C’est dans cette perspective qu’il faut également analyser la période contemporaine, qui fait l’objet des deux dernières parties. Les « scandales » liés à la Françafrique (Elf, Angolagate, etc.) et la contestation qui s’ensuit, font émerger le thème de la « rupture », refrain qu’ont entonné tour à tour les présidents Sarkozy, Hollande et Macron. Mais cette rupture se traduit en fait par de simples réformes, parfois cosmétiques, qui tentent une fois de plus de « moderniser » la relation franco-africaine, à l’exemple de la refonte des accords de défense sous Nicolas Sarkozy, après le sauvetage contesté d’Idriss Déby au Tchad en février 2008, ou du replâtrage du système CFA annoncé par Emmanuel Macron et Alassane Ouattara fin 2019. Bref : de nouveaux ajustements pour faire perdurer le système.

Quel tableau dresser des relations entre le complexe militaro-industriel, l’armée et la police en France (notamment dans la manière d’aborder les quartiers populaires, les populations afrodescendantes...) et dans les pays africains ? Y a-t-il des invariants, des doctrines qui sous-tendent ces relations sur les soixante dernières années (ou plus) ? Y a-t-il des évolutions et quelles sont-elles ?

Thomas Borrel : C’est sans doute un aspect qu’il ne nous a pas été possible de creuser de façon satisfaisante dans ce livre, faute de temps et de place : nous ne revenons pas de façon détaillée sur le racisme systémique qui imprègne la police et, de façon plus générale, l’ensemble des institutions françaises.

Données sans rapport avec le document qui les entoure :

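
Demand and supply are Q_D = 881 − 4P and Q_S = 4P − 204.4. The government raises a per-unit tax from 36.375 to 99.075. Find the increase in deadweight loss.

In inverse form: demand P = 220.25 − 0.25Q, supply P = 51.1 + 0.25Q.
Competitive equilibrium: 220.25 − 0.25Q = 51.1 + 0.25Q → Q* = 338.3, P* = 135.675.
For a per-unit tax t: ΔQ = t/0.5, so DWL = ½·t·(t/0.5) = t²/1.
At t = 36.375: DWL = 1323.141. At t = 99.075: DWL = 9815.856.
Increase = 9815.856 − 1323.141 = 8492.715.

8492.715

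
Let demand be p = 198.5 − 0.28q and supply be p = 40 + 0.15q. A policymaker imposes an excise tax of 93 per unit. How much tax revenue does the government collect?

Competitive equilibrium: 198.5 − 0.28q = 40 + 0.15q → q* = 368.6047, p* = 95.2907.
With the tax, the buyer price exceeds the seller price by 93: (198.5 − 0.28q) − (40 + 0.15q) = 93 → q' = 152.3256.
Tax revenue = 93 × 152.3256 = 14166.28.

14166.28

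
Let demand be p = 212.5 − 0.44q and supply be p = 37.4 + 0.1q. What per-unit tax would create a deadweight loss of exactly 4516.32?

Competitive equilibrium: 212.5 − 0.44q = 37.4 + 0.1q → q* = 324.2593, p* = 69.8259.
A tax t gives Δq = t/0.54 and wedge t, so DWL = t²/1.08.
t²/1.08 = 4516.32 → t² = 4877.6256 → t = 69.84.

69.84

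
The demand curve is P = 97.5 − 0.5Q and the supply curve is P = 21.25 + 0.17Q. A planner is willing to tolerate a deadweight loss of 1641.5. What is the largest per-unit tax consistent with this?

46.9

Competitive equilibrium: 97.5 − 0.5Q = 21.25 + 0.17Q → Q* = 113.806, P* = 40.597.
A tax t gives ΔQ = t/0.67 and wedge t, so DWL = t²/1.34.
t²/1.34 = 1641.5 → t² = 2199.61 → t = 46.9.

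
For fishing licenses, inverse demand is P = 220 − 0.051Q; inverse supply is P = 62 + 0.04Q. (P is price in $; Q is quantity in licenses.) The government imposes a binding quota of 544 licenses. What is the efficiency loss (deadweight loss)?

Competitive equilibrium: 220 − 0.051Q = 62 + 0.04Q → Q* = 1736.2637, P* = 131.4505.
At Q = 544: demand price = 220 − 0.051·544 = 192.256; supply price = 62 + 0.04·544 = 83.76.
ΔQ = 1736.2637 − 544 = 1192.2637; wedge = 192.256 − 83.76 = 108.496.
The triangle = ½ × 1192.2637 × 108.496 = $64677.92.

$64677.92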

Ni sur les passerelles idéologiques entre les méthodes de répression coloniale et les politiques sécuritaires dans les quartiers populaires français, comme avec l’état d’urgence de l’automne 2005 par exemple. Mais nous revenons évidemment sur la doctrine de la guerre révolutionnaire, théorisée au sein de l’armée française et mise en œuvre par différentes dictatures alliées, jusqu’à l’aile dure du régime Habyarimana au Rwanda qui prépare puis met en œuvre le génocide des Tutsis en appliquant ces méthodes. De nos jours, cette doctrine imprègne la prétendue « guerre contre le terrorisme », même si les méthodes de quadrillage ont été remplacées par des techniques modernes de renseignement.
Nous illustrons surtout la façon dont le racisme structure la mise en place de politiques criminelles et leur acceptation collective en France, par l’absence de débat public à ce sujet. Nous proposons ainsi des clés de compréhension pour porter en France le combat antiraciste.
Nous revenons aussi de façon détaillée sur les liens organiques entre les appareils répressifs d’Afrique francophone et la police et l’armée françaises : la coopération policière et miliaire franco-africaine est en effet au cœur de la constitution puis du maintien de ces régimes. Certains d’entre eux, comme les dictatures successives au Tchad, sont d’ailleurs des chasses gardées de l’armée française, qui s’impose comme un acteur à part entière : des officiers peuvent ainsi, du fait d’un attachement individuel à des pays qui ont marqué leurs carrières, de relations interpersonnelles qu’ils ont nouées et de considérations géostratégiques liées au maillage militaire français, imposer une ligne politique. Cela devient d’autant plus facile lorsque ces gradés deviennent ensuite ambassadeurs de France, comme cela a été le cas il y a quelques années au Burkina Faso et au Mali, ou consultants qui facilitent les relations entre les palais africains et Paris.
Si l’on veut parler d’évolutions, on peut mentionner la tendance à la réduction des effectifs de coopérants militaires et policiers, mais toujours dans un souci de préserver une influence significative, surtout dans un contexte de concurrence croissante. Car évidemment, la coopération militaire d’Israël et de la Russie, croissantes, donnent l’impression que les lignes bougent. Mais le fait qu’il y ait une concurrence étrangère n’a rien de « nouveau », et ces pays tentent, exactement comme la France, d’accroître leur influence à l’international et d’ouvrir au passage quelques petits marchés supplémentaires pour leur industrie de l’armement.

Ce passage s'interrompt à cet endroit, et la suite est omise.